No século XVII, no primeiro período da sangrenta Guerra dos Trinta Anos, o Geral dos Carmelitas Descalços, Venerável Frei Domingos de Jesus Maria, havia se destacado, exortando os exércitos católicos na vitória do imperador alemão contra o príncipe eleitor do Palatinado, o calvinista Frederico. Em sinal de gratidão a ele, em 1624 o Imperador Fernando II chamou os carmelitas a Praga — então capital do Sacro Império Romano Alemão — e concedeu-lhes a igreja rebatizada com o nome de Santa Maria da Vitória, pela ajuda concedida pela Mãe de Deus ao exército católico naquela batalha.

No ano de 1628, Frei João Luís da Assunção, então Prior dos carmelitas descalços da cidade, comunicou a seus religiosos que havia sentido uma moção interior no sentido de que venerassem de um modo especial o Deus-Menino, para que Ele protegesse a comunidade, e a fim de que os noviços aprendessem com Ele a ser pequeninos para entrarem no reino dos Céus.

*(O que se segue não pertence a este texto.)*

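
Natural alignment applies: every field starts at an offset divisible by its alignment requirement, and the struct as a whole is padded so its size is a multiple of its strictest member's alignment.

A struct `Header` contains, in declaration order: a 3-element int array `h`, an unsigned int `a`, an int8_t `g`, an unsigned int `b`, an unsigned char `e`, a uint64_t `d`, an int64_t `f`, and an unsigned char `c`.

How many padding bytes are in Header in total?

17

h at 0 (size 12, align 4) → ends 12
a at 12 (size 4, align 4) → ends 16
g at 16 (size 1, align 1) → ends 17
pad 3 to align 4 for b
b at 20 (size 4, align 4) → ends 24
e at 24 (size 1, align 1) → ends 25
pad 7 to align 8 for d
d at 32 (size 8, align 8) → ends 40
f at 40 (size 8, align 8) → ends 48
c at 48 (size 1, align 1) → ends 49
tail pad 7 to reach multiple of 8
total 56 bytes, alignment 8
data bytes 39, size 56 → padding 17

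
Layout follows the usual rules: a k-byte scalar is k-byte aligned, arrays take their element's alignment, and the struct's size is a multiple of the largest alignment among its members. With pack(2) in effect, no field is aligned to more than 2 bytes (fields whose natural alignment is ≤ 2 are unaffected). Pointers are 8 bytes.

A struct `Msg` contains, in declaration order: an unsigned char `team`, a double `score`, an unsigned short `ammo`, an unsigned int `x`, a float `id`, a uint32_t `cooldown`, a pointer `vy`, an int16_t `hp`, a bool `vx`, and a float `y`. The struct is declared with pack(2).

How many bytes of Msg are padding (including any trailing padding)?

team at 0 (size 1, align 1) → ends 1
pad 1 to align 2 for score
score at 2 (size 8, align 2) → ends 10
ammo at 10 (size 2, align 2) → ends 12
x at 12 (size 4, align 2) → ends 16
id at 16 (size 4, align 2) → ends 20
cooldown at 20 (size 4, align 2) → ends 24
vy at 24 (size 8, align 2) → ends 32
hp at 32 (size 2, align 2) → ends 34
vx at 34 (size 1, align 1) → ends 35
pad 1 to align 2 for y
y at 36 (size 4, align 2) → ends 40
total 40 bytes, alignment 2
data bytes 38, size 40 → padding 2

2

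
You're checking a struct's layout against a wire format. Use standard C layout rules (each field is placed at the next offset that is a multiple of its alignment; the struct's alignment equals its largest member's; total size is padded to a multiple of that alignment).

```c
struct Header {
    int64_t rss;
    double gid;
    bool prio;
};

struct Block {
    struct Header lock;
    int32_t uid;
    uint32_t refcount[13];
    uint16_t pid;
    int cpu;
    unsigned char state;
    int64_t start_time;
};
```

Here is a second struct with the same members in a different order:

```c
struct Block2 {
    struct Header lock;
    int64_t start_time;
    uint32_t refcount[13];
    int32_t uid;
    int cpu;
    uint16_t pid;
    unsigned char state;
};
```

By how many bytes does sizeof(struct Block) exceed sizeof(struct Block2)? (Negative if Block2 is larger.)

8

Header: 0..8  rss  (8B, 8-aligned); 8..16  gid  (8B, 8-aligned); 16..17  prio  (1B, 1-aligned); 17..24  -- tail padding (7B); sizeof = 24, alignof = 8
0..24  lock  (24B, 8-aligned)
24..28  uid  (4B, 4-aligned)
28..80  refcount  (52B, 4-aligned)
80..82  pid  (2B, 2-aligned)
82..84  -- padding (2B)
84..88  cpu  (4B, 4-aligned)
88..89  state  (1B, 1-aligned)
89..96  -- padding (7B)
96..104  start_time  (8B, 8-aligned)
sizeof = 104, alignof = 8
— Block2 —
0..24  lock  (24B, 8-aligned)
24..32  start_time  (8B, 8-aligned)
32..84  refcount  (52B, 4-aligned)
84..88  uid  (4B, 4-aligned)
88..92  cpu  (4B, 4-aligned)
92..94  pid  (2B, 2-aligned)
94..95  state  (1B, 1-aligned)
95..96  -- tail padding (1B)
sizeof = 96, alignof = 8
104 − 96 = 8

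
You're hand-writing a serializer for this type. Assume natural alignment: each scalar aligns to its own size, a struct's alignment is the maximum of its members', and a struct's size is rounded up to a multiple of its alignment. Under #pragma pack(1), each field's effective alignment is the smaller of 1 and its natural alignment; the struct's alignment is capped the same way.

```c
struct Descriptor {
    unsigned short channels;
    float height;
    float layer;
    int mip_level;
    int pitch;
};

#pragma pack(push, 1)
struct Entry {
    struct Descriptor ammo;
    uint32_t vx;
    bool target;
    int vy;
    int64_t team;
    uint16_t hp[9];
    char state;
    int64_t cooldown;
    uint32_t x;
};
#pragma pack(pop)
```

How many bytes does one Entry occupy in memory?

Descriptor: @0: channels [2B, align 2] → 2; +2 pad (align 4); @4: height [4B, align 4] → 8; @8: layer [4B, align 4] → 12; @12: mip_level [4B, align 4] → 16; @16: pitch [4B, align 4] → 20; size 20, align 4
@0: ammo [20B, align 1] → 20
@20: vx [4B, align 1] → 24
@24: target [1B, align 1] → 25
@25: vy [4B, align 1] → 29
@29: team [8B, align 1] → 37
@37: hp [18B, align 1] → 55
@55: state [1B, align 1] → 56
@56: cooldown [8B, align 1] → 64
@64: x [4B, align 1] → 68
size 68, align 1

68 bytes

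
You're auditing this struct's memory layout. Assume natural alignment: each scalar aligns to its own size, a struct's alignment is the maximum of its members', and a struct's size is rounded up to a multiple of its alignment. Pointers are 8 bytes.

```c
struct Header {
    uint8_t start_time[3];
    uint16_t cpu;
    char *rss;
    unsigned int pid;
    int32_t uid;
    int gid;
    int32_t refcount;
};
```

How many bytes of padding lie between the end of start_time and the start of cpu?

0..3  start_time  (3B, 1-aligned)
3..4  -- padding (1B)
4..6  cpu  (2B, 2-aligned)

1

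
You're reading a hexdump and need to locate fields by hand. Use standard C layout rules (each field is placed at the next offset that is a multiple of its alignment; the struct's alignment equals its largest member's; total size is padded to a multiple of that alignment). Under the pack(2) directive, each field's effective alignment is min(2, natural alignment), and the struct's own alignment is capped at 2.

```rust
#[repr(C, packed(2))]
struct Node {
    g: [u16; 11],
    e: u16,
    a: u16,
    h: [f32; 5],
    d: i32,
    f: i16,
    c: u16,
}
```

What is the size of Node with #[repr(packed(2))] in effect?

@0: g [22B, align 2] → 22
@22: e [2B, align 2] → 24
@24: a [2B, align 2] → 26
@26: h [20B, align 2] → 46
@46: d [4B, align 2] → 50
@50: f [2B, align 2] → 52
@52: c [2B, align 2] → 54
size 54, align 2

54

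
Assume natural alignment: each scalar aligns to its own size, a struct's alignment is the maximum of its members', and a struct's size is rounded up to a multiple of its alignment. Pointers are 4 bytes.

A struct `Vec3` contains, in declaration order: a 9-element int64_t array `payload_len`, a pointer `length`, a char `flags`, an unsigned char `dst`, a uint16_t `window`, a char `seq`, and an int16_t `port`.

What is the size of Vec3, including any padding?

88

@0: payload_len [72B, align 8] → 72
@72: length [4B, align 4] → 76
@76: flags [1B, align 1] → 77
@77: dst [1B, align 1] → 78
@78: window [2B, align 2] → 80
@80: seq [1B, align 1] → 81
+1 pad (align 2)
@82: port [2B, align 2] → 84
+4 tail pad (align 8)
size 88, align 8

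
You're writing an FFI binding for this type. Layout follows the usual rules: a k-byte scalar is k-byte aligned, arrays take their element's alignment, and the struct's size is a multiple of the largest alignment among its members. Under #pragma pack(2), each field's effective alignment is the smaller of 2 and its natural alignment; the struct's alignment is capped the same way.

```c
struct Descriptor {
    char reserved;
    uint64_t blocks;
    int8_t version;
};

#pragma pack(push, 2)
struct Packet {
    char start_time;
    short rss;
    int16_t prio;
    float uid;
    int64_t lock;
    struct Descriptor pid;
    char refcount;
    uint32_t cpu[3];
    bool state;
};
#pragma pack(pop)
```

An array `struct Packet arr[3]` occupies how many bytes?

Descriptor: @0: reserved [1B, align 1] → 1; +7 pad (align 8); @8: blocks [8B, align 8] → 16; @16: version [1B, align 1] → 17; +7 tail pad (align 8); size 24, align 8
@0: start_time [1B, align 1] → 1
+1 pad (align 2)
@2: rss [2B, align 2] → 4
@4: prio [2B, align 2] → 6
@6: uid [4B, align 2] → 10
@10: lock [8B, align 2] → 18
@18: pid [24B, align 2] → 42
@42: refcount [1B, align 1] → 43
+1 pad (align 2)
@44: cpu [12B, align 2] → 56
@56: state [1B, align 1] → 57
+1 tail pad (align 2)
size 58, align 2
array of 3: 3 × 58 = 174

174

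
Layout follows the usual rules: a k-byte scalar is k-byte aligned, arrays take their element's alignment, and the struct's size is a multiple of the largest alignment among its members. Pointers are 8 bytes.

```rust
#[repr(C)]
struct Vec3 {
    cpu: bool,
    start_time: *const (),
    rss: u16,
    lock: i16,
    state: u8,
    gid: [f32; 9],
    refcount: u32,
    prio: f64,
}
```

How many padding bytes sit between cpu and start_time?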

Quase simultaneamente a Providência inspirou a Princesa Polyxena de Lobkowicz — que então enviuvara e ia se retirar para seu castelo de Roudinice nad Labem — a doar ao convento carmelita uma imagem de cera do Menino Jesus, que possuía. Ele era representado de pé, portando trajes reais, com o Globo na mão esquerda e a direita em atitude de abençoar. Tal imagem era querida recordação de família, pois sua mãe, Da. Maria Manrique de Lara, a recebera como presente de núpcias quando se casou com Vratislav de Pernstein, e a dera à filha também como presente de bodas.

A Princesa Polyxena disse ao prior, ao entregar-lhe a imagem: “Eu vos ofereço, querido padre, o que mais quero no mundo. Honrai este Menino Jesus e assegurai-vos de que, enquanto O venerardes, nada vos faltará”.

Frei João Luís agradeceu o presente, que vinha tão milagrosamente ao encontro do seu desejo, e ordenou que a imagem fosse colocada no altar do oratório do noviciado. Ali os carmelitas se reuniriam todos os dias para louvar o Divino Infante e recomendar-Lhe suas necessidades.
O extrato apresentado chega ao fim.